For a long period, the United States used to be the country that carries out the most pediatric liver transplant operations in the world, with 500-600 surgeries annually, while before 2011, China had carried out only about 100 cases of pediatric liver transplant, with less than 60% 1-year survival rate.In 2017, China completed 722 pediatric liver transplants a year, surpassing the United States for the first time. Among them, 400 were completed by Xia Qiang's team.

Xia Qiang's team has also promoted pediatric liver transplantation technology to Southeast Asian countries. About seven or eight years ago, a Malaysian parent of a child with biliary atresia was doing business in China when they accidentally heard that their child could be treated in Shanghai. So, he took his child to receive a liver transplant at Renji Hospital. The child's operation in Renji Hospital was very successful, and it caused a great response in the Malaysian medical community after they returned home. Local doctors examined the child and found that the quality of surgery performed by Shanghai doctors was comparable to that of Singapore and Japan, where local patients had gone before. The cost of a child's surgery in China is only one-fifth of that in Japan. Since then, a total of more than 40 Malaysian children have received LDLT operation at Renji Hospital. In August 2019, Xia Qiang led his team to Malaysia to assist the University of Malaya Medical Center to complete the first child living donor liver transplant.

Never let one child miss a chance

In the early days of Xia Qiang's exploration of children's liver transplantation, with increasing surgery amount and increasingly sophisticated techniques, the long-term survival rate and quality of life of the children after surgery were greatly improved.

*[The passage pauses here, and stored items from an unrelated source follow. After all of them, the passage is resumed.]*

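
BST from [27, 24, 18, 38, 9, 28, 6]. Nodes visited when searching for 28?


BST root = 27
Search for 28: compare at each node
Path: [27, 38, 28]


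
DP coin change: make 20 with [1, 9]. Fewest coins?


dp[0]=0; dp[i]=1+min(dp[i-c] for c in coins)
...dp[15]=7, dp[16]=8, dp[17]=9, dp[18]=2, dp[19]=3, dp[20]=4
Minimum coins for 20 = 4


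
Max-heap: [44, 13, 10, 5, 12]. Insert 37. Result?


Append 37: [44, 13, 10, 5, 12, 37]
Bubble up: swap idx 5(37) with idx 2(10)
Result: [44, 13, 37, 5, 12, 10]


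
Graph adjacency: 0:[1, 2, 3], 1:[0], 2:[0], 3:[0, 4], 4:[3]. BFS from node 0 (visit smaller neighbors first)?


BFS queue: start with [0]
Visit order: [0, 1, 2, 3, 4]


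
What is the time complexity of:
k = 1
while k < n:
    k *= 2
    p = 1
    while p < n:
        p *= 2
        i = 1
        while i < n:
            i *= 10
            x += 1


Per nesting level: O(log n) * O(log n) * O(log n) = O((log n)^3)
Complexity: O((log n)^3)


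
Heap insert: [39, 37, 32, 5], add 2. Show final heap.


Append 2: [39, 37, 32, 5, 2]
Bubble up: no swaps needed
Result: [39, 37, 32, 5, 2]


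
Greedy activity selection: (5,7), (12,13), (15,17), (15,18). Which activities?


Greedy: pick earliest-ending, then skip overlaps.
Selected (3 activities): [(5, 7), (12, 13), (15, 17)]


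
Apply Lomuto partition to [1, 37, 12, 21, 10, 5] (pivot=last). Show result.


Elements <= 5 go left of pivot.
Result: [1, 5, 12, 21, 10, 37], pivot at index 1


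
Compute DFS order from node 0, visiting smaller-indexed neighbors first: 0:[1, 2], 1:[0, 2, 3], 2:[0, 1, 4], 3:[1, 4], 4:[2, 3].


DFS stack-based: start with [0]
Visit order: [0, 1, 2, 4, 3]


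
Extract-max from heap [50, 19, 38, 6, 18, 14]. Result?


Max = 50
Replace root with last, heapify down
Resulting heap: [38, 19, 14, 6, 18]


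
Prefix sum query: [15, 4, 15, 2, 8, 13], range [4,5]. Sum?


Prefix sums: [0, 15, 19, 34, 36, 44, 57]
Sum[4..5] = prefix[6] - prefix[4] = 57 - 36 = 21


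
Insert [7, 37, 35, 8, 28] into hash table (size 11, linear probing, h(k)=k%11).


Insertions: 7->slot 7; 37->slot 4; 35->slot 2; 8->slot 8; 28->slot 6
Table: [None, None, 35, None, 37, None, 28, 7, 8, None, None]


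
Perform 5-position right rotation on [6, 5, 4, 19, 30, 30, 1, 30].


Right rotate by 5: [19, 30, 30, 1, 30, 6, 5, 4]


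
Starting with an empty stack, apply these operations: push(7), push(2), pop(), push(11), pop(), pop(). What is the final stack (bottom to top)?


push(7) -> [7]
push(2) -> [7, 2]
pop() returns 2 -> [7]
push(11) -> [7, 11]
pop() returns 11 -> [7]
pop() returns 7 -> []
Final stack (bottom to top): []


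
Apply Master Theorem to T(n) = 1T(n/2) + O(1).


a=1, b=2, c=0. log_2(1)=0 = c=0. Case 2: O(n^c log n) = O(log n)
Complexity: O(log n)


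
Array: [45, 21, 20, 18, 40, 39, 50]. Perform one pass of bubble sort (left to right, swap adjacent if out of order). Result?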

But in reality, families with sick children faced a problem: money.

"We analyzed the families of the first 200 children who went to Renji Hospital for treatment, 100 of these children chose surgery, and the other half gave up surgery, and the number one reason for giving up surgery was financial problems." At first, when there was family with financial difficulties, Xia Qiang would mobilize the medical staff in his department to donate money from their own pockets. As their social influence expands, many people in society took the initiative to contact Xia Qiang and donated money to poor children's families. Since then, Xia Qiang's team has worked with charities large and small to raise money for the treatment of poor children's families.

Thestory of love is never ending. The first transplant recipients are now in their teens. Xia Qiang’s wish for them is that they will be healthy and successful and be able to give back to society in the future. One of the children who had liver transplant returned to the hospital to visit Xia Qiang and said he wanted to study medicine in the future. Knowing the child’s ambition, Xia Qiang could not hide his excitement:"I hope that they can study hard. If one of them becomes a liver transplant doctor in the future, the story will have a perfect ending."